UV intensity is measured using a UV sensor located on the reactor wall. The average UV intensity at the same location calculated from numerical results is compared against the experimental results. UV transmittance is a measure of UV energy at a particular wavelength or frequency which is actually transmitted through water. The UVT of water depends on the quantity of suspended particles, including organics and colloidal solids. These particles will absorb and scatter UV light, which affects the UV light available for inactivation of microorganisms. Water with high UVT is relatively clear, allowing more UV light to reach the microorganisms. Figure 6(b) shows the variation of dimensionless UV intensity with UVT. UV intensity increases significantly with the increase of UVT due to the high quality of water with fewer suspended particles. This indicates the importance of water quality for the light to transmit in the UV reactor. Therefore, it is necessary to install a filtration system before the inlet of the UV reactor.
RED is the UV dose calculated from the dose-response curve measured from the collimated beam test. Figure 7 shows the dimensionless RED for different flow rates. RED increases with the increase of UVT for a fixed flow rate. At high UVT, more energy can be transmitted and absorbed by microorganisms. This results in the increase of UV dose and RED. The increase of flow rates reduces the exposure time for microorganisms in the reactor. Therefore, the UV dose absorbed by microorganisms then reduces, leading to a low RED. Generally, the numerical results agree well with experimental data.
Comparisons of different reactors
Comparisons of RED* and log inactivation among different reactors, i.e. LP12, LP24, LP40, LP60 and LP80, under 75% UVT are shown in Figure 8. The inlet flow rates for different reactors are scaled based on the dimensions of the reactors. The flow rates ratio for LP12, LP24, LP40, LP60 and LP80 are 0.5, 1, 1.5, 2 and 3, respectively. Note here the flow rate for LP24 is chosen as the reference value for comparison purpose. The other parameters except for the inlet velocity remain fixed. It is shown in the graphs that LP40 has the highest RED* and log inactivation among all the reactors while LP80 has the lowest RED* and log inactivation. This indicates that, contrary to expectation, the increase of lamp numbers in the reactor does not increase RED* and log inactivation. The determination of RED* and log inactivation is complex as these are dependent on UV intensity and microorganism trajectories. UV intensity depends on many factors such as the number of lamps, lamp locations and lamp power, to name a few. Microorganism trajectories are also affected by the flow conditions and lamp locations. These factors are fully coupled together and cannot be predicted by simple analytical equations or guesswork. Therefore, numerical modelling plays an important role to reveal the dominant factors in affecting the reactor performance.

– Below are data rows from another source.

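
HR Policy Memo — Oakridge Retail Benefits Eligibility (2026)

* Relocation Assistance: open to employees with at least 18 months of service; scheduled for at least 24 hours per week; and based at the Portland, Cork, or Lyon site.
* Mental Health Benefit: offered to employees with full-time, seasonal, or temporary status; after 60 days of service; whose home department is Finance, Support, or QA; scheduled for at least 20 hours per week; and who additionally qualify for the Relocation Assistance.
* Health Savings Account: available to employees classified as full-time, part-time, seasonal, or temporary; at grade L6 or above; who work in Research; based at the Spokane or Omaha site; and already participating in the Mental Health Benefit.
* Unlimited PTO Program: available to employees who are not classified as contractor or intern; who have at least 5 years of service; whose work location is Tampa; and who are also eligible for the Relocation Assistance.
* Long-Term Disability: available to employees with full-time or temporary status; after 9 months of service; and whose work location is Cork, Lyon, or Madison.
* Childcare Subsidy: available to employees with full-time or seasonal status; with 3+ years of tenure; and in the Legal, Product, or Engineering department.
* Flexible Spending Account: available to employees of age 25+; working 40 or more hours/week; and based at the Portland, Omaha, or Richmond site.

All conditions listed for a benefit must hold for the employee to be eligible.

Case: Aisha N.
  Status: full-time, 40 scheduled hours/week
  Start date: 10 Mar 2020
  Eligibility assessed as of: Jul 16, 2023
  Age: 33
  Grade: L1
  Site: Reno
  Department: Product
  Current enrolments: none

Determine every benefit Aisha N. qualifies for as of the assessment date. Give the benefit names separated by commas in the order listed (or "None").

Childcare Subsidy

Service from 10 Mar 2020 to Jul 16, 2023: 1223 days.
Relocation Assistance — service 1223 days ≥ 18 months (≈540 days) ✓; 40 hrs/wk ≥ 24 ✓; site Reno ✗ (not Portland, Cork, or Lyon) → not eligible.
Mental Health Benefit — status full-time ✓; service 1223 days ≥ 60 days ✓; dept Product ✗ → not eligible.
Health Savings Account — status full-time ✓; grade L1 < L6 ✗ → not eligible.
Unlimited PTO Program — status full-time ✓ (not excluded); service 1223 days < 5 years (≈1825 days) ✗ → not eligible.
Long-Term Disability — status full-time ✓; service 1223 days ≥ 9 months (≈270 days) ✓; site Reno ✗ (not Cork, Lyon, or Madison) → not eligible.
Childcare Subsidy — status full-time ✓; service 1223 days ≥ 3 years (≈1095 days) ✓; dept Product ✓ → eligible.
Flexible Spending Account — age 33 ≥ 25 ✓; 40 hrs/wk ≥ 40 ✓; site Reno ✗ (not Portland, Omaha, or Richmond) → not eligible.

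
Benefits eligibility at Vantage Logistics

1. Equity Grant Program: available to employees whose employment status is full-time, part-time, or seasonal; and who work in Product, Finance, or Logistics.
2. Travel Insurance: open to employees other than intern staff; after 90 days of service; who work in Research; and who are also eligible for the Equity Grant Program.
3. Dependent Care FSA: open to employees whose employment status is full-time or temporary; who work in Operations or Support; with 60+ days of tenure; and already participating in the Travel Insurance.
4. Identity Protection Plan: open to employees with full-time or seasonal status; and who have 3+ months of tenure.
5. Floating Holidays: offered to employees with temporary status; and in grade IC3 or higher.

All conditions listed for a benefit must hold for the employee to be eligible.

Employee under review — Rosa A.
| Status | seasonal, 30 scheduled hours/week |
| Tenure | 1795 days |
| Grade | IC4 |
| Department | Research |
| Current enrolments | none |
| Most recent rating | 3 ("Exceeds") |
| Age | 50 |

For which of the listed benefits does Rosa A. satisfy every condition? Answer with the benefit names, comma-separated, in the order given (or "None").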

Performance for water disinfection in five different UV reactors – LP 24, LP12, LP40, LP60 and LP80 – is studied in this paper. Both experimental and numerical modelling is carried out based on LP24. Results show that increase in UVT increases RED while increase in flow rate decreases RED for a given UV reactor. Qualitative comparisons of UV reactor performance in terms of RED as well as log inactivation for the five reactors show that increase of lamp number does not increase RED and log inactivation. LP40 with 40 lamps has the highest RED and log inactivation while LP80 with 80 lamps has the lowest RED and log inactivation among the five reactors. Important engineering implication can be drawn: increasing the number of lamps (i.e. increasing operating cost) does not necessarily increase the reactor performance.